Catatan REI Terkait RPP UU Cipta Kerja Sektor Properti
Berita

Catatan REI Terkait RPP UU Cipta Kerja Sektor Properti

Salah satunya, rumusan aturan dalam RPP PUPR masih terdapat syarat pemasaran yang memberatkan. Seperti sertifikat tanah, nomor persetujuan bangunan gedung, pertelaan dan jadwal Perjanjian, Pengikatan Jual Beli (PPJB) dan Akta Jual Beli (AJB).

Rofiq Hidayat
Bacaan 3 Menit
Pengurus DPP REI berudiensi dengan Ketua MPR Bambang Soesatyo terkait masukan materi RPP UU Cipta sektor properti, Selasa (12/1). Foto: Istimewa
Pengurus DPP REI berudiensi dengan Ketua MPR Bambang Soesatyo terkait masukan materi RPP UU Cipta sektor properti, Selasa (12/1). Foto: Istimewa

Hampir setahun terakhir, sektor properti terpuruk akibat terkena imbas situasi perekonomian nasional yang terpukul dampak pandemi Covid-19 berkepanjangan. Karena itu, melalui UU No.11 Tahun 2020 tentang Cipta kerja ada harapan sejumlah sektor bisa bangkit dari ketepurukan.
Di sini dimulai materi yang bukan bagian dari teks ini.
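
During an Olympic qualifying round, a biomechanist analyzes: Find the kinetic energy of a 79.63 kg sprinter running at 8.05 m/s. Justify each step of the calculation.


KE = 0.5 * m * v^2
KE = 0.5 * 79.63 * 8.05^2
KE = 0.5 * 79.63 * 64.8025 = 2580.1115 J

2580.1115 J


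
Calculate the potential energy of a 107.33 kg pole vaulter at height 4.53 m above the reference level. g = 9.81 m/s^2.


PE = m * g * h
PE = 107.33 * 9.81 * 4.53
PE = 1052.9073 * 4.53 = 4769.6701 J

4769.6701 J


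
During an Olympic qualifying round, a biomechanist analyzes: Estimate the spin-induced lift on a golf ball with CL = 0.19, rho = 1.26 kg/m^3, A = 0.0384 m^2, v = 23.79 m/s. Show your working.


FM = 0.5 * CL * rho * A * v^2
FM = 0.5 * 0.19 * 1.26 * 0.0384 * 23.79^2
v^2 = 565.9641
FM = 0.5 * 0.19 * 1.26 * 0.0384 * 565.9641 = 2.6014 N

2.6014 N


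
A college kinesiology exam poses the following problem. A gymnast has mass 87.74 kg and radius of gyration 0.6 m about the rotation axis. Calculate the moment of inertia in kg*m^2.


I = m * k^2
I = 87.74 * 0.6^2
I = 87.74 * 0.36 = 31.5864 kg*m^2

31.5864 kg*m^2


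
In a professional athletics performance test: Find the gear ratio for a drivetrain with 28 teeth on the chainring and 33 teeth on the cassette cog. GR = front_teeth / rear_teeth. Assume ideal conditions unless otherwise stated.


GR = front_teeth / rear_teeth
GR = 28 / 33
GR = 0.8485

0.8485


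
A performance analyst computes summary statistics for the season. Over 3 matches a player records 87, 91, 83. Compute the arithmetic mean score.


Average = sum / n
Sum = 261
Average = 261 / 3 = 87

87


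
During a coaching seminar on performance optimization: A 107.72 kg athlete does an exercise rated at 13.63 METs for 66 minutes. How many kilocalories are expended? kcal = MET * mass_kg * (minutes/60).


kcal = MET * mass * time_hr
Convert time: 66 min = 1.1 hr
kcal = 13.63 * 107.72 * 1.1
kcal = 1615.046 kcal

1615.046 kcal


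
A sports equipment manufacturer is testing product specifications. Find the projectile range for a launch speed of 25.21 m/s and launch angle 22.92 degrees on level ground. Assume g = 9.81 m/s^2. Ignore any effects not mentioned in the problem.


R = v^2 * sin(2*theta) / g
Convert angle to radians: theta = 22.92 deg = 0.4 rad
sin(2*theta) = sin(0.8001) = 0.7174
R = 25.21^2 * 0.7174 / 9.81
R = 635.5441 * 0.7174 / 9.81 = 46.4768 m

46.4768 m


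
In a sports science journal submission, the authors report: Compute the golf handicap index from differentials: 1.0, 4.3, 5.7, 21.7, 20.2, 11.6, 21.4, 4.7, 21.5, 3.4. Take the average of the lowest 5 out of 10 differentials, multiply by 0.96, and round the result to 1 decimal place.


All differentials: 1.0, 4.3, 5.7, 21.7, 20.2, 11.6, 21.4, 4.7, 21.5, 3.4
Sorted: 1.0, 3.4, 4.3, 4.7, 5.7, 11.6, 20.2, 21.4, 21.5, 21.7
Best 5: 1.0, 3.4, 4.3, 4.7, 5.7
Average of best = 19.1 / 5 = 3.82
Raw index = 3.82 * 0.96 = 3.6672
Handicap index = round(3.6672, 1) = 3.7

3.7


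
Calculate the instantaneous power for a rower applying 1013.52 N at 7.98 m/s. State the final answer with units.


P = F * v
P = 1013.52 * 7.98
P = 8087.8896 W

8087.8896 W


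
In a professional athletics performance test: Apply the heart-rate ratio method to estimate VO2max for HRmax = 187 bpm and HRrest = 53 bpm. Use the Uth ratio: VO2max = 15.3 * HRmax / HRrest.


VO2max = 15.3 * HRmax / HRrest
VO2max = 15.3 * 187 / 53
VO2max = 2861.1 / 53 = 53.983 mL/kg/min

53.983 mL/kg/min


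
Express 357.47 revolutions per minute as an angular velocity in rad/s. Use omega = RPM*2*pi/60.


omega = RPM * 2 * pi / 60
omega = 357.47 * 2 * 3.14159 / 60
omega = 2246.0503 / 60 = 37.4342 rad/s

37.4342 rad/s


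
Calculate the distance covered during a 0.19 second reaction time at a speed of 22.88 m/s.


d = v * t
d = 22.88 * 0.19
d = 4.3472 m

4.3472 m


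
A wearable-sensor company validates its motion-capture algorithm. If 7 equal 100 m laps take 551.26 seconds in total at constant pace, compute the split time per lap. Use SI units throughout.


Split time = total_time / n_laps = 551.26 / 7
Split time = 78.7514 s per lap

78.7514 s


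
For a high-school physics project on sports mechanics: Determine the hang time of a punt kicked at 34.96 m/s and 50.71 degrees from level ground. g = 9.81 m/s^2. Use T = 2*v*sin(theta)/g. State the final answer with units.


T = 2*v*sin(theta)/g
sin(theta) = sin(50.71 deg) = 0.774
T = 2*34.96*0.774 / 9.81
T = 54.1146 / 9.81 = 5.5163 s

5.5163 s


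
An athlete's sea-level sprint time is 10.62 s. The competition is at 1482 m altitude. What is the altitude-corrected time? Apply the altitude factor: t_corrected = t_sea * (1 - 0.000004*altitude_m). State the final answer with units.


Correction factor = 1 - 0.000004 * 1482 = 0.994072
t_corrected = t_sea * factor = 10.62 * 0.994072
t_corrected = 10.557 s

10.557 s


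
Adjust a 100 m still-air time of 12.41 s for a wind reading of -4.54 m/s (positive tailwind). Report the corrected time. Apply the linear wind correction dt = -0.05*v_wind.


dt = -0.05 * v_wind = -0.05 * -4.54 = 0.227 s
t_corrected = t_still + dt = 12.41 + (0.227)
t_corrected = 12.637 s

12.637 s


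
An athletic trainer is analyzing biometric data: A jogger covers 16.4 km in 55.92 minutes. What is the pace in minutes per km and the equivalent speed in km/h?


Pace = time / distance = 55.92 min / 16.4 km = 3.4098 min/km
Speed = distance / time_in_hours = 16.4 / 0.932 hr
Speed = 17.5966 km/h

3.4098 min/km, 17.5966 km/h


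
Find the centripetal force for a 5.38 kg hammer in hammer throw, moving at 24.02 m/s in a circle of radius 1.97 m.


Fc = m * v^2 / r
v^2 = 24.02^2 = 576.9604
Fc = 5.38 * 576.9604 / 1.97
Fc = 3104.047 / 1.97 = 1575.6584 N

1575.6584 N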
Saat ini, pemerintah terus merampungkan arturan turunan UU Cipta berupa 40 peraturan pemerintah dan 4 peraturan presiden.    

Ketua Umum Dewan Pimpinan Pusat Real Estate Indonesia (DPP REI), Totok Lusida mengatakan pihaknya telah membentuk tim pengkaji Rancangan Peraturan Pemerintah (RPP) UU Cipta Kerja yang melibatkan berbagai bidang usaha industri properti. Totok mengatakan dari hasil kajian tim bentukan REI ini, setidaknya terdapat beberapa hal yang perlu mendapat perhatian mendalam.

Misalnya, RPP bidang Pekerjaan Umum dan Perumahan Rakyat (PUPR), antara lain menyoal perjanjian pengikatan jual beli (PPJB). Bagi REI, rumusan aturan dalam RPP PUPR itu masih terdapat syarat pemasaran yang memberatkan. Seperti sertifikat tanah, nomor persetujuan bangunan gedung, pertelaan dan jadwal Perjanjian, Pengikatan Jual Beli (PPJB) dan Akta Jual Beli (AJB).

Dampaknya, pengembang membutuhkan waktu yang cukup lama agar dapat memasarkan produk propertinya ke masyarakat luas. Jalan keluar yang disodorkan REI adalah dengan sertifikat disubstitusi dengan bukti kepemilikan atas tanah. Atau sertifikat disubstitusi dengan nomor izin site plan/rencana tapak atau menunjukan proses pendaftaran Sistem Informasi Manajemen Bangunan Gedung (SIMBG) atau nomor tanda terima permohonan dari instansi berwenang.

REI pun menyoroti RPP lainnya yakni RPP tentang Hak Pengelolaan dan Hak Atas Tanah. Menurut Totok, percepatan proses pelayanan perlu diterapkan dalam rangka mendukung iklim investasi dan sebagai bagian upaya menghindari kolusi. Misalnya, perlu penetapan persyaratan lengkap setiap kegiatan pelayanan. Kemudian, pemberian tanda terima dokumen syarat lengkap, pemberlakuan nomor urut layanan, penetapan batas waktu maksimum Service Level Aggrement (SLA) setiap layanan.

Selanjutnya, pemberlakuan SLA Otomatis/persetujuan permohonan layanan, dan mengintegrasikan data sharing. “Kita yakin dengan berbagai masukan atas kajian yang dilakukan REI dapat berkontribusi bagi pembuatan RPP di sektor properti,” ujarnya saat menemui pimpinan MPR di Kompleks Parlemen, Selasa (12/1/2021) bersama pengurus DPP REI lain.

Sementara Ketua MPR Bambang Soesatyo mengapresiasi kajian yang telah dilakukan REI. Dia mengatakan Daftar inventaris masalah (DIM) yang telah dibuat REI diharapkan menjadi bahan masukan bagi pemerintah dalam penyusunan RPP UU Cipta Karya terkait sektor properti. Dia mendorong pemerintah agar mmemperhatikan semua masukan hasil kajian REI dan elemen masyarakat lain dalam penyusunan RPP UU Cipta Kerja.